National Review Online
Thursday, May 18, 2017
The Trump-Russia saga has entered its special-counsel
phase.
This is strange, given that a special prosecutor is
typically reserved for when a crime has been alleged, and not only has no
serious penal-law violation been credibly alleged against Donald Trump or any
of his associates, but, as we have repeatedly noted, the FBI was engaged in a
counterintelligence, not a criminal, investigation as it relates to Russia. A
more suitable approach would have been an independent commission, like the one established
to investigate the September 11 attacks.
But Trump’s ham-handed firing of FBI director James
Comey, the White House’s misleading account of how and why Comey was ousted,
and news that Trump personally asked Comey to drop the Flynn probe created
enough of a cloud around the FBI investigation that deputy attorney general Rod
Rosenstein felt compelled to act. If Trump had intended to create the
conditions for the appointment of a special counsel, he wouldn’t have acted any
differently.
The appointment of Mueller may create, for now, greater
public confidence in the investigation, but there are significant downsides.

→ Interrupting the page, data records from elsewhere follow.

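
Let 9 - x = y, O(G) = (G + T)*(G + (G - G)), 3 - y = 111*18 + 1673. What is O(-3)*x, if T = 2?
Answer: 11031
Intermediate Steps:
y = -3668 (y = 3 - (111*18 + 1673) = 3 - (1998 + 1673) = 3 - 1*3671 = 3 - 3671 = -3668)
O(G) = G*(2 + G) (O(G) = (G + 2)*(G + (G - G)) = (2 + G)*(G + 0) = (2 + G)*G = G*(2 + G))
x = 3677 (x = 9 - 1*(-3668) = 9 + 3668 = 3677)
O(-3)*x = -3*(2 - 3)*3677 = -3*(-1)*3677 = 3*3677 = 11031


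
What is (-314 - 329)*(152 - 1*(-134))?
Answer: -183898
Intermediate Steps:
(-314 - 329)*(152 - 1*(-134)) = -643*(152 + 134) = -643*286 = -183898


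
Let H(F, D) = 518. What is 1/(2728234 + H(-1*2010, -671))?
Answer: 1/2728752 ≈ 3.6647e-7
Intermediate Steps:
1/(2728234 + H(-1*2010, -671)) = 1/(2728234 + 518) = 1/2728752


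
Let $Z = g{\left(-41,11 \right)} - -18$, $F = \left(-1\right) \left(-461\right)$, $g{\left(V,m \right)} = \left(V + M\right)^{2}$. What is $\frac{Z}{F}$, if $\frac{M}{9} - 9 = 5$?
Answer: $\frac{7243}{461} \approx 15.712$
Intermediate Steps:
$M = 126$ ($M = 81 + 9 \cdot 5 = 81 + 45 = 126$)
$g{\left(V,m \right)} = \left(126 + V\right)^{2}$ ($g{\left(V,m \right)} = \left(V + 126\right)^{2} = \left(126 + V\right)^{2}$)
$F = 461$
$Z = 7243$ ($Z = \left(126 - 41\right)^{2} - -18 = 85^{2} + 18 = 7225 + 18 = 7243$)
$\frac{Z}{F} = \frac{7243}{461}$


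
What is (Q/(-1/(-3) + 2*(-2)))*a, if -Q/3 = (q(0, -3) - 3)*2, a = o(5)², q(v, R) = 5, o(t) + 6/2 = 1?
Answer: 144/11 ≈ 13.091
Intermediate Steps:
o(t) = -2 (o(t) = -3 + 1 = -2)
a = 4 (a = (-2)² = 4)
Q = -12 (Q = -3*(5 - 3)*2 = -6*2 = -3*4 = -12)
(Q/(-1/(-3) + 2*(-2)))*a = -12/(-1/(-3) + 2*(-2))*4 = -12/(-1*(-⅓) - 4)*4 = -12/(⅓ - 4)*4 = -12/(-11/3)*4 = -12*(-3/11)*4 = (36/11)*4 = 144/11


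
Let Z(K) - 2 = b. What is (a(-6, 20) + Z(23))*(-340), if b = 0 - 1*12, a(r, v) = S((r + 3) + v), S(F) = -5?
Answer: 5100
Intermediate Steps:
a(r, v) = -5
b = -12 (b = 0 - 12 = -12)
Z(K) = -10 (Z(K) = 2 - 12 = -10)
(a(-6, 20) + Z(23))*(-340) = (-5 - 10)*(-340) = -15*(-340) = 5100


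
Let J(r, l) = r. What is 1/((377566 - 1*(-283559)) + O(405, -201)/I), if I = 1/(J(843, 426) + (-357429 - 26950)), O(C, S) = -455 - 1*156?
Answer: 1/235001621 ≈ 4.2553e-9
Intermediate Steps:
O(C, S) = -611 (O(C, S) = -455 - 156 = -611)
I = -1/383536 (I = 1/(843 + (-357429 - 26950)) = 1/(843 - 384379) = 1/(-383536) = -1/383536 ≈ -2.6073e-6)
1/((377566 - 1*(-283559)) + O(405, -201)/I) = 1/((377566 - 1*(-283559)) - 611/(-1/383536)) = 1/((377566 + 283559) - 611*(-383536)) = 1/(661125 + 234340496) = 1/235001621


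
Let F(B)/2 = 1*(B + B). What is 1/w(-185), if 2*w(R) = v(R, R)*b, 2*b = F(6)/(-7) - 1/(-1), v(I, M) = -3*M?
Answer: -28/9435 ≈ -0.0029677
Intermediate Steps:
F(B) = 4*B (F(B) = 2*(1*(B + B)) = 2*(1*(2*B)) = 2*(2*B) = 4*B)
b = -17/14 (b = ((4*6)/(-7) - 1/(-1))/2 = (24*(-⅐) - 1*(-1))/2 = (-24/7 + 1)/2 = (½)*(-17/7) = -17/14 ≈ -1.2143)
w(R) = 51*R/28 (w(R) = (-3*R*(-17/14))/2 = (51*R/14)/2 = 51*R/28)
1/w(-185) = 1/((51/28)*(-185)) = 1/(-9435/28) = -28/9435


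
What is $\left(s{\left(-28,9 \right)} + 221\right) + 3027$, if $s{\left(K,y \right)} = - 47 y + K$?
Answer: $2797$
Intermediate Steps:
$s{\left(K,y \right)} = K - 47 y$
$\left(s{\left(-28,9 \right)} + 221\right) + 3027 = \left(\left(-28 - 423\right) + 221\right) + 3027 = \left(-451 + 221\right) + 3027 = -230 + 3027 = 2797$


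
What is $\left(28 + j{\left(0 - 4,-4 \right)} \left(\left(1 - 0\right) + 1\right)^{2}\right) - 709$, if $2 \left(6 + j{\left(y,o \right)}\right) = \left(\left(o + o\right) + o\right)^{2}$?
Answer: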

Special prosecutors have a tendency to begin in one place and end up somewhere
wildly different — Whitewater turned into the Lewinsky scandal — and they also
have a tendency, lo and behold, to want to prosecute. This was most recently
demonstrated by Patrick Fitzgerald, who in the mid-2000s used his role as
special prosecutor in the Valerie Plame affair to go hammer and tongs after
Bush confidant Karl Rove and, failing that, to railroad Lewis “Scooter” Libby
into prison.
Whether the new investigation spirals out of control will
depend entirely on the discipline and rectitude of the special counsel. To his
credit, Rosenstein has appointed Robert Mueller, James Comey’s predecessor at
the FBI. The second-longest-serving FBI director (behind J. Edgar Hoover),
Mueller garnered respect from Republicans and Democrats during his tenure
leading the Bureau; his ten-year term, which began in 2001 under George W.
Bush, was renewed by President Obama in 2011. Mueller, who retired in 2013, is
known for sober leadership and for a distaste for partisan games, and several
Democrats have praised Rosenstein’s choice.
It’s important to note that Mueller is not an independent
counsel of yore. Since 1999, when both parties allowed the Ethics in Government
Act to expire — after the Clinton years, Democrats were less enamored of the
special-prosecutor concept — special prosecutors have been subordinates of the
executive branch, as they should be.
It’s anyone’s guess where this goes from here. Mueller
has a wide investigative brief, and we will no doubt be hearing more about
Messrs. Flynn, Manafort, and Page, the Trump associates with known ties to the
Kremlin, and Roger Stone, the outlandish gadfly who worked with Trump for
years. So far, despite the Democratic hysteria, we haven’t seen anything that
suggests anything worse than that these figures are shady operators who never
should have been close to a presidential nominee or a president. But we want to
see where the facts lead.
Ideally, Mueller will be able to conclude his
investigation expeditiously, but it’s possible this could drag out: The special
counsel appointed to investigate Whitewater in 1994 outlasted the Clinton
administration. For this reason, among others, no administration ever wants a
special counsel. Trump has no one to blame but himself that he now has one.